The portal isn’t in the mirror, Granny Nightjar had said. It’s inside you.

I didn’t know how, but I’d opened the portal entirely by accident.

I was scrying as I stood here, the window in front of me acting as the reflective surface.

What was I supposed to do? I couldn’t just stand here, staring into the cafe window like some weird stalker, but how was I supposed to look away?

What if this was my only chance to get more answers?

I thought back to the birdbath in the garden at Shadowkeep. I’d touched the surface of the water accidentally, and fallen into the vision. Was it possible… could it work again?
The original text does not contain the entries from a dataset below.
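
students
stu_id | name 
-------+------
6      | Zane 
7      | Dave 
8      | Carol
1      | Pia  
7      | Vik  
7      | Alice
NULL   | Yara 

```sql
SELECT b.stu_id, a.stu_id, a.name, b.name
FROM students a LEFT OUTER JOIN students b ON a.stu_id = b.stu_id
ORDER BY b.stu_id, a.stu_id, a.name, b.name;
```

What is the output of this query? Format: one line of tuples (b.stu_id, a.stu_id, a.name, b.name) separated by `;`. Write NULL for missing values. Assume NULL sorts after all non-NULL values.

LEFT JOIN keeps every row from `students a`; unmatched rows get NULL for `students b`'s columns.
Matching on a.stu_id = b.stu_id. A NULL in a compared column never satisfies the condition.
- a (stu_id=6) pairs with 1 row(s) of b.
- a (stu_id=7) pairs with 3 row(s) of b.
- a (stu_id=8) pairs with 1 row(s) of b.
- a (stu_id=1) pairs with 1 row(s) of b.
- a (stu_id=7) pairs with 3 row(s) of b.
- a (stu_id=7) pairs with 3 row(s) of b.
- a (stu_id=NULL) has no partner → padded with NULL.

(1, 1, Pia, Pia); (6, 6, Zane, Zane); (7, 7, Alice, Alice); (7, 7, Alice, Dave); (7, 7, Alice, Vik); (7, 7, Dave, Alice); (7, 7, Dave, Dave); (7, 7, Dave, Vik); (7, 7, Vik, Alice); (7, 7, Vik, Dave); (7, 7, Vik, Vik); (8, 8, Carol, Carol); (NULL, NULL, Yara, NULL)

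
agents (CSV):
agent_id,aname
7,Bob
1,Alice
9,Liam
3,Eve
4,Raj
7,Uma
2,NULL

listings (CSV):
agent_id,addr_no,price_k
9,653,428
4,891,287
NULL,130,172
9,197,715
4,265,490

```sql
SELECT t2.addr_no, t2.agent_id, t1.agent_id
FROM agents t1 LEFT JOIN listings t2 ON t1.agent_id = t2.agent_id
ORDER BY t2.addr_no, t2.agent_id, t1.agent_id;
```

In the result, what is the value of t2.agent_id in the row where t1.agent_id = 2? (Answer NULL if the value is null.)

NULL

LEFT JOIN keeps every row from `agents`; unmatched rows get NULL for `listings`'s columns.
Matching on t1.agent_id = t2.agent_id. A NULL in a compared column never satisfies the condition.
Matched pairs: 4; unmatched t1 rows kept: 5.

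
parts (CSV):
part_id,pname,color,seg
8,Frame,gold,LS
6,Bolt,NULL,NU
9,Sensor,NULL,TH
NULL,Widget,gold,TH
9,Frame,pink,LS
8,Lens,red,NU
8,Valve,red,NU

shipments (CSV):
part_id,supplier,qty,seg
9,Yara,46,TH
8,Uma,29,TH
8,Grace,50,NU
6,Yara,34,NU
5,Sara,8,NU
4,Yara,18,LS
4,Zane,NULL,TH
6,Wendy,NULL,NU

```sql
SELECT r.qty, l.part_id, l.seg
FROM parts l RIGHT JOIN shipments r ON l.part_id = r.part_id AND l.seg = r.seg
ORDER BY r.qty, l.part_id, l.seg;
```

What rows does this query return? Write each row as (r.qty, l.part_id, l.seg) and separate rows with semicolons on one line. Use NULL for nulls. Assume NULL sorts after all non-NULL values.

(8, NULL, NULL); (18, NULL, NULL); (29, NULL, NULL); (34, 6, NU); (46, 9, TH); (50, 8, NU); (50, 8, NU); (NULL, 6, NU); (NULL, NULL, NULL)

RIGHT JOIN keeps every row from `shipments`; unmatched rows get NULL for `parts`'s columns.
Matching on l.part_id = r.part_id AND l.seg = r.seg. A NULL in a compared column never satisfies the condition.
- part_id=8, seg=LS: no matching r row.
- part_id=6, seg=NU: 2 matching r row(s), so 2 row(s) emitted.
- part_id=9, seg=TH: 1 matching r row(s), so 1 row(s) emitted.
- part_id=NULL, seg=TH: no matching r row.
- part_id=9, seg=LS: no matching r row.
- part_id=8, seg=NU: 1 matching r row(s), so 1 row(s) emitted.
- part_id=8, seg=NU: 1 matching r row(s), so 1 row(s) emitted.
- 4 r row(s) had no l match → kept, l columns NULL.
After projecting and ordering:
r.qty | l.part_id | l.seg
8 | NULL | NULL
18 | NULL | NULL
29 | NULL | NULL
34 | 6 | NU
46 | 9 | TH
50 | 8 | NU
50 | 8 | NU
NULL | 6 | NU
NULL | NULL | NULL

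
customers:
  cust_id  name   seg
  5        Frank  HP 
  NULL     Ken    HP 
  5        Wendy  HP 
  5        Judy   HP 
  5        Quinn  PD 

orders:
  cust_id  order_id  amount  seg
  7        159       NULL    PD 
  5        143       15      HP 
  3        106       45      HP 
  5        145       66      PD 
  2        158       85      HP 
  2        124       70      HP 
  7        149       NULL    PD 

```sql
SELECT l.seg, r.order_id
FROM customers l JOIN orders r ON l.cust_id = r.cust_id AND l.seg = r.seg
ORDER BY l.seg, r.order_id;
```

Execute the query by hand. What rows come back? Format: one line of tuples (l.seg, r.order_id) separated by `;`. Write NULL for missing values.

INNER JOIN keeps only pairs where the ON condition holds.
Matching on l.cust_id = r.cust_id AND l.seg = r.seg. A NULL in a compared column never satisfies the condition.
- l (cust_id=5, seg=HP) pairs with 1 row(s) of r.
- l (cust_id=NULL, seg=HP) has no partner → excluded.
- l (cust_id=5, seg=HP) pairs with 1 row(s) of r.
- l (cust_id=5, seg=HP) pairs with 1 row(s) of r.
- l (cust_id=5, seg=PD) pairs with 1 row(s) of r.
After projecting and ordering:
l.seg | r.order_id
HP | 143
HP | 143
HP | 143
PD | 145

(HP, 143); (HP, 143); (HP, 143); (PD, 145)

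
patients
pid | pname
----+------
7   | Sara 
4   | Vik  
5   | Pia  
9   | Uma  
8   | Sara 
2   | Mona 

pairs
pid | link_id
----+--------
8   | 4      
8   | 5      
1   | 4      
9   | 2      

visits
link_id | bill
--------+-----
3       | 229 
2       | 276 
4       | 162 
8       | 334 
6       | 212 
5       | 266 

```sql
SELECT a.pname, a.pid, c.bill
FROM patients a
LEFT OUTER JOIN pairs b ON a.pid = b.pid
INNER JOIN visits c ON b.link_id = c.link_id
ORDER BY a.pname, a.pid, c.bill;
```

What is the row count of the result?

Evaluate left to right. First `patients a LEFT JOIN pairs b` on pid: 7 row(s).
Then INNER JOIN `visits c` on link_id: keep only rows whose b.link_id appears in c.
Result: 3 row(s).

3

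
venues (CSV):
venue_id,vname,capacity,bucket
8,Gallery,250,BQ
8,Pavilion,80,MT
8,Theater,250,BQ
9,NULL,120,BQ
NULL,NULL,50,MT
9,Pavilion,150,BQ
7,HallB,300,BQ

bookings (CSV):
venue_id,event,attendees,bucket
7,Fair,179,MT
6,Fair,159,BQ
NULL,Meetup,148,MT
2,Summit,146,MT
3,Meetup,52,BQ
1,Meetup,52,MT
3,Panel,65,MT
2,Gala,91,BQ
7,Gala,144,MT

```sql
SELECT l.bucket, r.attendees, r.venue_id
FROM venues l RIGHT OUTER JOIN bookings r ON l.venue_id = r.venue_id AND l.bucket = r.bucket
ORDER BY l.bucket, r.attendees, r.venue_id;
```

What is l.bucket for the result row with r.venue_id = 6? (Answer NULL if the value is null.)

RIGHT JOIN keeps every row from `bookings`; unmatched rows get NULL for `venues`'s columns.
Matching on l.venue_id = r.venue_id AND l.bucket = r.bucket. A NULL in a compared column never satisfies the condition.
- l row (venue_id=8, bucket=BQ): no match.
- l row (venue_id=8, bucket=MT): no match.
- l row (venue_id=8, bucket=BQ): no match.
- l row (venue_id=9, bucket=BQ): no match.
- l row (venue_id=NULL, bucket=MT): no match.
- l row (venue_id=9, bucket=BQ): no match.
- l row (venue_id=7, bucket=BQ): no match.
- 9 r row(s) had no l match → kept, l columns NULL.

NULL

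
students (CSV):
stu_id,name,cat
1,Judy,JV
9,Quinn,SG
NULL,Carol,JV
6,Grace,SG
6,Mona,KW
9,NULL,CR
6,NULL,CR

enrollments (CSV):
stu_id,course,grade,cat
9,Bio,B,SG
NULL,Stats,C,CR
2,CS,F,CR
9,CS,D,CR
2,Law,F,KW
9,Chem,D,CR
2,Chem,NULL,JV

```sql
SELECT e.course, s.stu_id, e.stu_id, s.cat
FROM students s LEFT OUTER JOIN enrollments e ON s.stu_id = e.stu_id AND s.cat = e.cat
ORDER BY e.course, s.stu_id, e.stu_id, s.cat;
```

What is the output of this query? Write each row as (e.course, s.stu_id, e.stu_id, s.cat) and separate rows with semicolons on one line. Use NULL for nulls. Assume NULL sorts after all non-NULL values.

LEFT JOIN keeps every row from `students`; unmatched rows get NULL for `enrollments`'s columns.
Matching on s.stu_id = e.stu_id AND s.cat = e.cat. A NULL in a compared column never satisfies the condition.
- s (stu_id=1, cat=JV) has no partner → padded with NULL.
- s (stu_id=9, cat=SG) pairs with 1 row(s) of e.
- s (stu_id=NULL, cat=JV) has no partner → padded with NULL.
- s (stu_id=6, cat=SG) has no partner → padded with NULL.
- s (stu_id=6, cat=KW) has no partner → padded with NULL.
- s (stu_id=9, cat=CR) pairs with 2 row(s) of e.
- s (stu_id=6, cat=CR) has no partner → padded with NULL.
After projecting and ordering:
e.course | s.stu_id | e.stu_id | s.cat
Bio | 9 | 9 | SG
CS | 9 | 9 | CR
Chem | 9 | 9 | CR
NULL | 1 | NULL | JV
NULL | 6 | NULL | CR
NULL | 6 | NULL | KW
NULL | 6 | NULL | SG
NULL | NULL | NULL | JV

(Bio, 9, 9, SG); (CS, 9, 9, CR); (Chem, 9, 9, CR); (NULL, 1, NULL, JV); (NULL, 6, NULL, CR); (NULL, 6, NULL, KW); (NULL, 6, NULL, SG); (NULL, NULL, NULL, JV)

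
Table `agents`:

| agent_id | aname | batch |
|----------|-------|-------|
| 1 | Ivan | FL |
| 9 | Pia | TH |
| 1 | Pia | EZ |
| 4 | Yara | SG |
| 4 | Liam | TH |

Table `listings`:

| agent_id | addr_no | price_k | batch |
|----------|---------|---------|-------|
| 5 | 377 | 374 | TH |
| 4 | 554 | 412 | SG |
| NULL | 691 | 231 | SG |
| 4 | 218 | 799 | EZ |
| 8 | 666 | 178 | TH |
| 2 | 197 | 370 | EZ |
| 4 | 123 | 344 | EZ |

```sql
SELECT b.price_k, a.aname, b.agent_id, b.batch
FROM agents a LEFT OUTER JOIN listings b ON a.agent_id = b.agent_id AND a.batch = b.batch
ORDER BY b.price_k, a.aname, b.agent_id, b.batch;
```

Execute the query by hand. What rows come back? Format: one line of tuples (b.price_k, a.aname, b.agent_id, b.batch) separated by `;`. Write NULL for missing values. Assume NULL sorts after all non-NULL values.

LEFT JOIN keeps every row from `agents`; unmatched rows get NULL for `listings`'s columns.
Matching on a.agent_id = b.agent_id AND a.batch = b.batch. A NULL in a compared column never satisfies the condition.
Matched pairs: 1; unmatched a rows kept: 4.

(412, Yara, 4, SG); (NULL, Ivan, NULL, NULL); (NULL, Liam, NULL, NULL); (NULL, Pia, NULL, NULL); (NULL, Pia, NULL, NULL)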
I looked over my shoulder. The street was quiet, apart from one woman walking a small, sweater-clad dog, and she was too engrossed in something on her phone screen to pay any attention to me.

The cafe was still closed, the lights off in the front section, though I knew someone was probably already at work in the kitchen, prepping for opening soon.

Maybe, if I was quick, no one would see.

I felt almost dizzy with fear and nerves as I took one step closer to the window, so that my toes were scraping against the brick below.

I met my own eyes in the reflection, and something in those eyes burned the fear away.

It wasn’t something I was used to seeing in myself, especially when magic was involved; it was resolve, bright and clear and reassuring. It was all I needed.

Before I could talk myself out of it, I reached forward and touched my fingertips to the glass. There was a strange rushing sound, a whirl of color, and the glass was gone.